Après les grosses émotions de sa victoire sur le PLO Championship 10 000 $ l'an passé, Elie Nakache cherche à tout prix à rééditer l'exploit et à revivre un moment marquant sur ces WSOP
Event #66 : Pot-Limit Omaha Hi/Lo 8 or Better Championship 10 000 $ (Day 1)
L’an dernier, Elie Nakache nous avait régalé en allant chercher le deuxième bracelet français de l'été un peu à la surprise générale, sur le prestigieux PLO Championship 10 000 $ pour 1,3 million de dollars, alors qu’il connaissait à peine les règles deux ans plus tôt, après une prestation grandiose sur la table finale.
De retour sur la terre de ses exploits, notre frenchie ne connaît pas la même réussite cette année sur les Series. "J’ai déjà dû jouer une quarantaine de tournois, en comptant les re-entries, pour un seul ITM", avoue-t-il, pas très fier, avant d'ajouter que dans cette villa qu'il partage avec Rémi Murcia, Pierre Lewandowski, Clément Meunier et Mario Fata, c'est un peu la soupe à la grimace pour l'instant (si l'on excepte une belle 3e place de Mario Fata sur un event online).
Pas de sur-confiance ou trop de missplays, juste un manque de fluidité globale sur ses tournois que déplore celui qui a fait chanter la Marseillaise à un paquet de Français l’an dernier. "J’aimerais tellement revivre ces émotions", lâche-t-il simplement, pour décrire son envie d’aller à nouveau loin dans un tournoi.
La seule petite embellie de son été, pour le moment, c’est sa place payée sur le Shootout 1 500 $, où il a vaincu sa première table, avant d’être éliminé très rapidement sur la deuxième. "J’ai fait deux Day 2, mais sans rentrer dans l’argent.
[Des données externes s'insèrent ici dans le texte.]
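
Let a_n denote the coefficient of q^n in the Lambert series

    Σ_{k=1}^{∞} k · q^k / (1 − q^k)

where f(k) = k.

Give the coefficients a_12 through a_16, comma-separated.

d|12:{1,2,3,4,6,12}  Σf=1+2+3+4+6+12=28
n=13: 1·13 13·1  f→[1+13]=14
[q^14] f(1)=1,f(2)=2,f(7)=7,f(14)=14 ⇒ 24
d|15:{1,3,5,15}  Σf=1+3+5+15=24
[q^16] f(1)=1,f(2)=2,f(4)=4,f(8)=8,f(16)=16 ⇒ 31

28, 14, 24, 24, 31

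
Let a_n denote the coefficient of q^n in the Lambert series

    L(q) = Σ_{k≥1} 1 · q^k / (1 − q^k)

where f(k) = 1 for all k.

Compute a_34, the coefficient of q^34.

a_34 = 4

n=34: 1·34 2·17 17·2 34·1  f→[1+1+1+1]=4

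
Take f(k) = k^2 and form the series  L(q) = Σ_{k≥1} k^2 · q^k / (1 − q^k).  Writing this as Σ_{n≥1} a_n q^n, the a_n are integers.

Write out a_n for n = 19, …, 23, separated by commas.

n=19: 19·1 1·19  f→[361+1]=362
d|20:{1,2,4,5,10,20}  Σf=1+4+16+25+100+400=546
n=21: 1·21 3·7 7·3 21·1  f→[1+9+49+441]=500
q^22  k|22↦f(k): 1:1 2:4 11:121 22:484  a_22=610
q^23  k|23↦f(k): 1:1 23:529  a_23=530

362, 546, 500, 610, 530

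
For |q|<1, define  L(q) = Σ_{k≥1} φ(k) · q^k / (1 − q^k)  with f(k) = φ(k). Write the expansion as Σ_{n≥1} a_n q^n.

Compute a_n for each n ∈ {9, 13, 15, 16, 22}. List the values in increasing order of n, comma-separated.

q^9  k|9↦φ(k): 1:1 3:2 9:6  a_9=9
d|13:{13,1}  Σφ=12+1=13
q^15  k|15↦φ(k): 1:1 3:2 5:4 15:8  a_15=15
d|16:{1,2,4,8,16}  Σφ=1+1+2+4+8=16
d|22:{1,2,11,22}  Σφ=1+1+10+10=22

9, 13, 15, 16, 22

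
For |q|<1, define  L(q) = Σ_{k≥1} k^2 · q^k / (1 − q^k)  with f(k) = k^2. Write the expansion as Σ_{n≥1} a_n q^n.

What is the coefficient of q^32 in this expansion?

q^32  k|32↦f(k): 32:1024 16:256 8:64 4:16 2:4 1:1  a_32=1365

a_32 = 1365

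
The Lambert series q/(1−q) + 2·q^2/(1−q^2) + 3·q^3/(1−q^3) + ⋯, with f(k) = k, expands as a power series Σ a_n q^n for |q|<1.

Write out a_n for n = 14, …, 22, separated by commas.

n=14: 14·1 7·2 2·7 1·14  f→[14+7+2+1]=24
q^15  k|15↦f(k): 1:1 3:3 5:5 15:15  a_15=24
d|16:{1,2,4,8,16}  Σf=1+2+4+8+16=31
q^17  k|17↦f(k): 1:1 17:17  a_17=18
d|18:{18,9,6,3,2,1}  Σf=18+9+6+3+2+1=39
q^19  k|19↦f(k): 1:1 19:19  a_19=20
d|20:{1,2,4,5,10,20}  Σf=1+2+4+5+10+20=42
q^21  k|21↦f(k): 21:21 7:7 3:3 1:1  a_21=32
[q^22] f(22)=22,f(11)=11,f(2)=2,f(1)=1 ⇒ 36

24, 24, 31, 18, 39, 20, 42, 32, 36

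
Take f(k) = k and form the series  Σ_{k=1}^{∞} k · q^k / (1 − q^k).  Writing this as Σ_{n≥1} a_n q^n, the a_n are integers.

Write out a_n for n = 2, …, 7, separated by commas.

3, 4, 7, 6, 12, 8

n=2: 2·1 1·2  f→[2+1]=3
q^3  k|3↦f(k): 3:3 1:1  a_3=4
d|4:{1,2,4}  Σf=1+2+4=7
q^5  k|5↦f(k): 1:1 5:5  a_5=6
q^6  k|6↦f(k): 1:1 2:2 3:3 6:6  a_6=12
q^7  k|7↦f(k): 1:1 7:7  a_7=8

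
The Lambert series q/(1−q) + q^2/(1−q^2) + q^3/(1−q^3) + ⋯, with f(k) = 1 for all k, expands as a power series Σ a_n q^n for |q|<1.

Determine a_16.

n=16: 16·1 8·2 4·4 2·8 1·16  f→[1+1+1+1+1]=5

a_16 = 5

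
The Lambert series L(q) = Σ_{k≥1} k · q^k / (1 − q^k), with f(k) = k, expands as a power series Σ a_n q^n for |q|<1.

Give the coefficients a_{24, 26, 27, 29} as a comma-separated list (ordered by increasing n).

q^24  k|24↦f(k): 24:24 12:12 8:8 6:6 4:4 3:3 2:2 1:1  a_24=60
q^26  k|26↦f(k): 1:1 2:2 13:13 26:26  a_26=42
n=27: 1·27 3·9 9·3 27·1  f→[1+3+9+27]=40
d|29:{29,1}  Σf=29+1=30

60, 42, 40, 30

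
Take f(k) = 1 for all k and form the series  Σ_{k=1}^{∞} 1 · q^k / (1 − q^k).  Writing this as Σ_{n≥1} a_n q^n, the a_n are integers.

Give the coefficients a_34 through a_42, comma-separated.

d|34:{1,2,17,34}  Σf=1+1+1+1=4
n=35: 35·1 7·5 5·7 1·35  f→[1+1+1+1]=4
d|36:{1,2,3,4,6,9,12,18,36}  Σf=1+1+1+1+1+1+1+1+1=9
q^37  k|37↦f(k): 37:1 1:1  a_37=2
n=38: 1·38 2·19 19·2 38·1  f→[1+1+1+1]=4
q^39  k|39↦f(k): 39:1 13:1 3:1 1:1  a_39=4
[q^40] f(40)=1,f(20)=1,f(10)=1,f(8)=1,f(5)=1,f(4)=1,f(2)=1,f(1)=1 ⇒ 8
[q^41] f(41)=1,f(1)=1 ⇒ 2
q^42  k|42↦f(k): 42:1 21:1 14:1 7:1 6:1 3:1 2:1 1:1  a_42=8

4, 4, 9, 2, 4, 4, 8, 2, 8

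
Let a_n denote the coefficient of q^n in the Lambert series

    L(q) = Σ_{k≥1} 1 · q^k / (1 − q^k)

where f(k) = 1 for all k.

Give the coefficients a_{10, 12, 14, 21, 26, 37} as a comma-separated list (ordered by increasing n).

n=10: 10·1 5·2 2·5 1·10  f→[1+1+1+1]=4
n=12: 1·12 2·6 3·4 4·3 6·2 12·1  f→[1+1+1+1+1+1]=6
[q^14] f(14)=1,f(7)=1,f(2)=1,f(1)=1 ⇒ 4
n=21: 1·21 3·7 7·3 21·1  f→[1+1+1+1]=4
n=26: 1·26 2·13 13·2 26·1  f→[1+1+1+1]=4
n=37: 1·37 37·1  f→[1+1]=2

4, 6, 4, 4, 4, 2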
Il ne se passe rien, ce n’est pas forcément de la malchance, juste le simple bad run d’avoir toujours la deuxième meilleure main, de se faire 3-bet quand tu ne l’as pas anticipé, la variance invisible qui fait que tu dois te lever plutôt que d'éliminer un joueur."
Pour vaincre la frustration, et aussi parce qu’il a coché cela sur son programme, Elie se console en s’amusant sur les tournois qu’il joue. "J’avais une permission de trois semaines de ma femme pour venir à Vegas, j’ai donc choisi le moment où il y avait des beaux tournois de variantes où j’étais sûr de passer un bon moment." On l’a notamment vu sur le Dealers Choice 1 500 $, ou sur le tout nouveau PLO Double Board Bomb Pot. "Comme disait Daniel Negreanu, le pire dans les tournois de Hold’em, c’est l’ennui ", rajoute-t-il comme pour me convaincre qu'il préfère vraiment s'amuser que galèrer en no limit hold'em toute la journée.
Pour retrouver le goût d’aller loin dans un tournoi, Elie avoue qu'il aura quand même tout essayé, même le max late reg sur quelques tournois de Hold’em. "On ne sait jamais, des fois qu'on puisse deep run."
Aujourd’hui, il dispute l’un des tournois qu’il attendait le plus : le PLO Hi/Lo 8 or Better Championship 10 000 $ sur lequel il partage sa table avec deux légendes, Erik Seidel et Huck Seed. Et si c’était sur celui-là qu’Elie allait cash ?
Seul autre Français sur l'épreuve, le joueur en forme du moment, Nicolas Milgrom, qui lui aussi aimerait revivre les émotions d'un grand moment sur les WSOP. Pour Nicolas, ce n'est pas l'année d'après, mais le jour d'après. En effet, après avoir terminé 5e hier du BIG O pour 74 000 $, il est de nouveau très motivé pour briller sur ce 10 000 $ qui était compris dans son programme de tournois vendu sur Poker Stake. Et pour l'instant, tout se passe bien pour le franco-américain qui a connu un beau départ, tout l'inverse du BIG O où il avait perdu la moitié de son tapis prématurément sur le Day 1.
Comme on pouvait s'y attendre, de grands noms sont au départ d'un des plus beaux 10 000 $ de variantes du festival, avec déjà plus de 218 joueurs inscrits, dont un certain Phil Ivey, qui évolue à la table de l'épouvantail de ce début de Series, Benny Glazer, déjà vainqueur de deux bracelets cet été.